Ama malum reddedildiği için isteği, hediye göndermesinin imkansız olduğu sonucuna vardı.

“Bu gerçekten imkansız değil mi? Eğer hediye göndermenin hiçbir yolu yoksa,  yapıalcak bir şey de yok demektir.  Yoksa başka bir yolu olduğunu mu söylüyorsun?”

“Evet, var. Derin düşünmeden okul sınırları dışına kadar hediyeyı taşı.”

“Saçmalama. Bunu yapabilecek yetenek kimde var?  Sadece okulda çalışan birisi yapabilir, değil mi?”

Okulun kampüsüne özgürce girip çıkabilenler sadece okul sınırları içindkei farklı farklı dükkanlarda mağazalarda çalışan elemanlar. Yani, eğer bir çalışanla anlaşırsak, hediye taşımak çok kolay olur. Ama tabii çok büyük bir engel de var ortada.

“Okulda çalışan elemanların hepsi ağır kurallara tabi oluyorlar. Bizim gibi öğrencilerin isteklerini dinleyerek kendilerini riske atmazlar. Aksine bizi kuralları çiğnemeye çalışıyorlar diye şikayet ederler.”
Eğer böyle bir şey yaşanırsa, Katsuragi ağır bir ceza alır.

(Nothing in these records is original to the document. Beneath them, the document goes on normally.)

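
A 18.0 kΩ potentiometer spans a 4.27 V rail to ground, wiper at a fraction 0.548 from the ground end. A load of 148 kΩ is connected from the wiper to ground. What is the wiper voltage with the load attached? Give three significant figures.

The wiper splits the pot into (1−α)R = 8.136 kΩ above and αR = 9.864 kΩ below.
Lower section ‖ load = 9.248 kΩ.
V_wiper = 4.27 × 9.248/(8.136 + 9.248) = 2.27 V.

V ≈ 2.27 V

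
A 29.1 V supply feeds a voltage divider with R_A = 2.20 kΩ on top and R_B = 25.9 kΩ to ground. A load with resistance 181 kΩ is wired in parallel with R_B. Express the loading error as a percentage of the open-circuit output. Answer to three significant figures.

The divider's output (Thévenin) resistance is R_A‖R_B = 2.028 kΩ.
Fractional drop under load = R_th/(R_th + R_L) = 2.028 / (2.028 + 181) = 0.01108.
So the output falls by 1.11 %.

1.11 %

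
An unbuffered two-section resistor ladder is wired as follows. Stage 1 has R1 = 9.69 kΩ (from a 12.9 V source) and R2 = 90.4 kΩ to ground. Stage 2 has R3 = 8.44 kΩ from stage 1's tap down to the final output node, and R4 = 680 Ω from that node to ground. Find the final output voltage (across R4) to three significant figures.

V_out ≈ 0.443 V

Stage 2 presents R3+R4 = 9120 Ω as a load on stage 1's tap.
Stage 1's lower leg becomes R2‖(R3+R4) = 8284 Ω, so V_mid = 12.9 × 8284/17970 = 5.946 V.
Stage 2 is itself unloaded: V_out = V_mid × R4/(R3+R4) = 5.946 × 680/9120 = 0.443 V.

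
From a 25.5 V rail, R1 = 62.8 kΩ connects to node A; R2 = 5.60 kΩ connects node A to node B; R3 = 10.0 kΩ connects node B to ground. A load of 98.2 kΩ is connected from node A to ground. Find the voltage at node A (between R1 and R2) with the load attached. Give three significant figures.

Below node A the series string R2+R3 = 15.60 kΩ sits in parallel with the 98.2 kΩ load: 13.46 kΩ.
V_A = 25.5 × 13.46/(62.8 + 13.46) = 4.50 V.

V ≈ 4.50 V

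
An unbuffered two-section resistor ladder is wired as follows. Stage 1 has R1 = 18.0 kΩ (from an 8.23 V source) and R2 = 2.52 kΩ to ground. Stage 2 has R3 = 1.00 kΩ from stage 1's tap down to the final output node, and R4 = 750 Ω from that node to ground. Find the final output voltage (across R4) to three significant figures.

Stage 2 presents R3+R4 = 1750 Ω as a load on stage 1's tap.
Stage 1's lower leg becomes R2‖(R3+R4) = 1033 Ω, so V_mid = 8.23 × 1033/19030 = 0.4466 V.
Stage 2 is itself unloaded: V_out = V_mid × R4/(R3+R4) = 0.4466 × 750/1750 = 0.191 V.

V_out ≈ 0.191 V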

“Tabii ki hayır.  Dışardan kimseye güvenemeyiz.”

Ben de öyle düşünüyordum ki Katsugari’nin kafasını salladı.

“İzinsiz okuldan çıkmaktan bahsediyor olamazsın herhalde, değil mi?”

“Olay bu değil.  Okuldan izinsiz dışarı çıkmanın çok ciddi bir cezaya sebep olacağının ben de farkındayım.”

Tabii ki girişler ve çıkışlar çok sıkı gözetim altında. Hadi diyelim bir mucize oldu ve kaçabildik, olmadığımız fark edilince başımız çok  büyük belaya girer.

Okul kurallarını çiğnemek istesek bile, riskler alınamayacak kadar çok fazla.

“Okuldaki çalışanları kullanamayacağımızdan bu seçeneği çıkartıyoruz. Ama ya üst sınıflardan birisini kullanmak istersek,  işte o zaman konu değişir.”

“Öğrenci mi? İmkansız. Bir öğrencinin okul dışına çıkması için çok sağlam bir gerekçesi olması gerekiyor.”

“Ama bu çok sağlam gerekçelere dahil olan bazı özel harici durumlar da var.”

“Harici durumlar mı…..? eğer okuldan ayrılırlarsa…olam—“.

Zeki Katsuragi şıp diye çözdü olayı.

“Kulüp turnuvaları, ha?”

“Aynen öyle.”

Okul kendini ne kadar izole etmeye çalışsa da, bazı durumlar kaçınılmaz oluyor. Bu duruma en güzel örnek de, turnuvalar. Turnuvaya katılanlar, okulun dışına götürülüyor. Kendi kontrolü dışında olan bölgelerde ise alınan önlemler yetersiz kalıyor.

“Evet, böyle bir durumda dışarıya birşeyler taşıma mümkün. Ama okul böyle risklerin farkındadır. Bagajları kontrol ediyorlardır.”

“Bu kesin. Ama bir şeyi saklamanın da çok yolu yok mu? Olimpiyatlarda birinin doping alıp almadığını kontrol ederlerken tüm vücudunu aramıyorlar.”

“Doğru ama…”.

Katsuragi derin derin düşünürken dik dik bakışlar atıyordu.

“Dışarıya taşıma riskini de düşünürsek, hediyeyi taşıyacak kişiye çok yük biniyor. Ama senin ses tonundan anlıyorum ki, Ayanokouji güvenebileceğin birisi…. var?”

“Evet, doğru tahmin.  Ama onu ikna etmek için bizzat senin konuşman gerek.”